Pour l’officier américain, les taliban auraient « pris le dessus » en Afghanistan, et cela, à quelques jours de l’élection présidentielle. En effet, les insurgés tentent maintenant des opérations qui vont au-delà de leur sphère d’influence traditionnelle, c’est à dire dans les provinces du nord et de l’ouest du pays, jusque là relativement épargnées par les violences.
Sans écarter l’hypothèse que le général McChrystal ait tenu ces propos alarmistes dans le but d’obtenir davantage de moyen, de maintenir la mobilisation des alliés et de faire pression sur des pays comme le Canada, qui semble ne pas vouloir revenir sur sa décision de se retirer son contingent de Kandahar à partir de 2011, le fait est que l’activité des taliban et de leurs alliés s’intensifie depuis plusieurs mois, à mesure que l’échéance électorale du 20 août approche.
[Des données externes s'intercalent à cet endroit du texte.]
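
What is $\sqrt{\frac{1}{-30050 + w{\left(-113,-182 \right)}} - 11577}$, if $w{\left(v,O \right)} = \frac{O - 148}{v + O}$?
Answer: $\frac{i \sqrt{9096968364127067}}{886442} \approx 107.6 i$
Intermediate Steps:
$w{\left(v,O \right)} = \frac{-148 + O}{O + v}$
$\sqrt{\frac{1}{-30050 + w{\left(-113,-182 \right)}} - 11577} = \sqrt{\frac{1}{-30050 + \frac{-148 - 182}{-182 - 113}} - 11577} = \sqrt{\frac{1}{-30050 + \frac{1}{-295} \left(-330\right)} - 11577} = \sqrt{\frac{1}{-30050 - - \frac{66}{59}} - 11577} = \sqrt{\frac{1}{-30050 + \frac{66}{59}} - 11577} = \sqrt{\frac{1}{- \frac{1772884}{59}} - 11577} = \sqrt{- \frac{59}{1772884} - 11577} = \sqrt{- \frac{20524678127}{1772884}} = \frac{i \sqrt{9096968364127067}}{886442}$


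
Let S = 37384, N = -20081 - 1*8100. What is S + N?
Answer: 9203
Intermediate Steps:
N = -28181 (N = -20081 - 8100 = -28181)
S + N = 37384 - 28181 = 9203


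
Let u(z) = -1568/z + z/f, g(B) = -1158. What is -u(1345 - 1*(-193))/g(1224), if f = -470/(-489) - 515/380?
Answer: -21983081828/6521591397 ≈ -3.3708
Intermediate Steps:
f = -14647/37164 (f = -470*(-1/489) - 515*1/380 = 470/489 - 103/76 = -14647/37164 ≈ -0.39412)
u(z) = -1568/z - 37164*z/14647 (u(z) = -1568/z + z/(-14647/37164) = -1568/z + z*(-37164/14647) = -1568/z - 37164*z/14647)
-u(1345 - 1*(-193))/g(1224) = -(-1568/(1345 - 1*(-193)) - 37164*(1345 - 1*(-193))/14647)/(-1158) = -(-1568/(1345 + 193) - 37164*(1345 + 193)/14647)*(-1)/1158 = -(-1568/1538 - 37164/14647*1538)*(-1)/1158 = -(-1568*1/1538 - 57158232/14647)*(-1)/1158 = -(-784/769 - 57158232/14647)*(-1)/1158 = -(-43966163656)*(-1)/(11263543*1158) = -1*21983081828/6521591397 = -21983081828/6521591397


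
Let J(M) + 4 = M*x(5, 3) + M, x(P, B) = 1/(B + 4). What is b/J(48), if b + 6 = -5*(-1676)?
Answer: 29309/178 ≈ 164.66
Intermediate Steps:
x(P, B) = 1/(4 + B)
J(M) = -4 + 8*M/7 (J(M) = -4 + (M/(4 + 3) + M) = -4 + (M/7 + M) = -4 + 8*M/7)
b = 8374 (b = -6 - 5*(-1676) = -6 + 8380 = 8374)
b/J(48) = 8374/(-4 + (8/7)*48) = 8374/(-4 + 384/7) = 8374/(356/7) = 8374*(7/356) = 29309/178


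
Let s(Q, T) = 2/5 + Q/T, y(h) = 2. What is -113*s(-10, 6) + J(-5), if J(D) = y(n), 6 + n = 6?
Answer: 2177/15 ≈ 145.13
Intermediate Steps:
n = 0 (n = -6 + 6 = 0)
J(D) = 2
s(Q, T) = 2/5 + Q/T (s(Q, T) = 2*(1/5) + Q/T = 2/5 + Q/T)
-113*s(-10, 6) + J(-5) = -113*(2/5 - 10/6) + 2 = -113*(2/5 - 10*1/6) + 2 = -113*(2/5 - 5/3) + 2 = -113*(-19/15) + 2 = 2147/15 + 2 = 2177/15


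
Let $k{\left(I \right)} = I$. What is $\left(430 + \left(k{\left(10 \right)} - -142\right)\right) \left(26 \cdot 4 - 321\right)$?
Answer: $-126294$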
Alors que les militaires américains ont lancé une grande offensive dans le Helmand (opération « Coup de Poignard ») au début du mois de juillet, les insurgés en ont profité pour infiltrer Kandahar, selon le général McChrystal. Il faut dire que cette ville du sud afghan a toujours été le fief des taliban. Mais cela prouve que ces derniers savent toujours s’adapter aux situations nouvelles, même si, encore faut-il le rappeler, ils subissent des pertes importantes.
Cela étant, une nouvelle stratégie va être mise en place en Afghanistan. Elle consistera avant tout à sécuriser les populations civiles, tout en leur apportant une aide à leur développement économique, afin de « gagner les coeurs et les esprits ». Il est à noter que les militaires français déployés dans le pays appliquent déjà en partie cette façon d’opérer sur le terrain et c’est la raison pour laquelle ils obtiennent des résultats intéressants, notamment en vallée d’Alasaï.
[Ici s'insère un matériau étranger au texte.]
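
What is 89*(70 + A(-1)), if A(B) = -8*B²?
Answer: 5518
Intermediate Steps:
89*(70 + A(-1)) = 89*(70 - 8*(-1)²) = 89*(70 - 8*1) = 89*(70 - 8) = 89*62 = 5518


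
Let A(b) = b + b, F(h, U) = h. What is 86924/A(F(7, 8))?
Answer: 43462/7 ≈ 6208.9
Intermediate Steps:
A(b) = 2*b
86924/A(F(7, 8)) = 86924/((2*7)) = 86924/14 = 86924*(1/14) = 43462/7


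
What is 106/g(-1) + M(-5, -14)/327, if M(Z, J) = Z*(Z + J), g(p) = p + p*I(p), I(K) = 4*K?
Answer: 3883/109 ≈ 35.624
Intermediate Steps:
g(p) = p + 4*p**2 (g(p) = p + p*(4*p) = p + 4*p**2)
M(Z, J) = Z*(J + Z)
106/g(-1) + M(-5, -14)/327 = 106/((-(1 + 4*(-1)))) - 5*(-14 - 5)/327 = 106/((-(1 - 4))) - 5*(-19)*(1/327) = 106/((-1*(-3))) + 95*(1/327) = 106/3 + 95/327 = 3883/109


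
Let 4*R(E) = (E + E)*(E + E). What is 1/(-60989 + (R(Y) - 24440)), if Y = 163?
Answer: -1/58860 ≈ -1.6989e-5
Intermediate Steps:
R(E) = E² (R(E) = ((E + E)*(E + E))/4 = ((2*E)*(2*E))/4 = (4*E²)/4 = E²)
1/(-60989 + (R(Y) - 24440)) = 1/(-60989 + (163² - 24440)) = 1/(-60989 + (26569 - 24440)) = 1/(-60989 + 2129) = 1/(-58860) = -1/58860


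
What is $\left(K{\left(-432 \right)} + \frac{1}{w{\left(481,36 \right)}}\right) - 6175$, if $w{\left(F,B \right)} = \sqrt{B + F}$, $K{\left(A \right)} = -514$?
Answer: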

La première force des taliban est de savoir tirer parti des erreurs de leurs adversaires. Au Pakistan, la faiblesse et le manque de détermination des autorités d’Islamabad à combattre les extrêmistes religieux a conduit à négocier un accord prévoyant l’entrée en vigueur de la charia (loi islamique) dans la vallée de Swat. Loin d’apaiser leur appétit, les taliban locaux en ont profité pour s’infiltrer dans les district voisin et progresser ainsi jusqu’à une centaine de kilomètres de la capitale pakistanaise.
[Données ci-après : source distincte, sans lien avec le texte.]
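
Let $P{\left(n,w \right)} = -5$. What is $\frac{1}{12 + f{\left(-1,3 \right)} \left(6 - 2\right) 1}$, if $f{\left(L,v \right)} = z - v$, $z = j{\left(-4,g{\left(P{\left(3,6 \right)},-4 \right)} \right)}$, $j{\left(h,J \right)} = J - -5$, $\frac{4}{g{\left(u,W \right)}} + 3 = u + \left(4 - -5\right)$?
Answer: $\frac{1}{36} \approx 0.027778$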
Dans le sud de Afghanistan, et notamment dans la province du Helmand, les taliban ont su exploiter les erreurs de l’opération Enduring Freedom, qui avait la responsabilité de la région avant que l’ISAF en prenne le commandement en 2006. Avant cette date, la priorité était à la traque des éléments résiduels d’al-Qaïda par les forces spéciales, sans se préoccuper de faire adhérer la population civile au nouveau régime mis en place à Kaboul sous l’égide du président afghan Hamid Karzaï.
En plus de cela, le manque de moyens pour le développement économique a conduit à l’extension des cultures du pavot, qui font de l’Afghanistan le premier producteur mondial et dont le trafic alimente les caisses des taliban. Ces derniers ont profité de leur proximité géographique avec les zones tribales pakistanaises, bastion des groupes radicaux islamistes, pour disposer de bases de repli. Et surtout, ils ont pu s’imposer à la population civile, échaudée par les bavures commises lors de raids aériens.
Pour s’assurer de la « bienveillance » de la population, les taliban n’hésitent pas à avoir recours à des méthodes expéditives. Ainsi, les personnes accusées de collaborer avec les autorités de Kaboul et les forces alliées étaient, du moins en 2006, décapitées et le film de leur exécution diffusé au sein de la population. La propagande est sans doute leur carte la plus redoutable car il n’est pas facile de la contrer.
En effet, le 10 août, un convoi, avec 7 militaires belges d’une équipe d’instructeurs (Operational Mentoring and Liaison Team) a été attaqué à Kunduz, dans le nord de l’Afghanistan. Aucune victime n’a été à déplorer mais les taliban, par la voix d’une de leur porte-parole, Zabiullah Mujahid, ont affirmé avoir tué 10 soldats allemands. L’on peut imaginer quel effet cela peut avoir sur la population civile afghane, amenée à douter de la capacité des institutions afghanes et des forces alliés à s’imposer dans le pays.
La propagande des taliban s’adresse également aux opinions publiques occidentales. La diffusion récente d’un film montrant un prisonnier américain appelant les Etats-Unis à se retirer d’Afghanistan en est un élément. Comme aussi l’exploitation de la mort des soldats de l’ISAF. Or, il est important pour le militaire déployé dans une opération que cette dernière soit majoritairement soutenue par l’opinion de son pays.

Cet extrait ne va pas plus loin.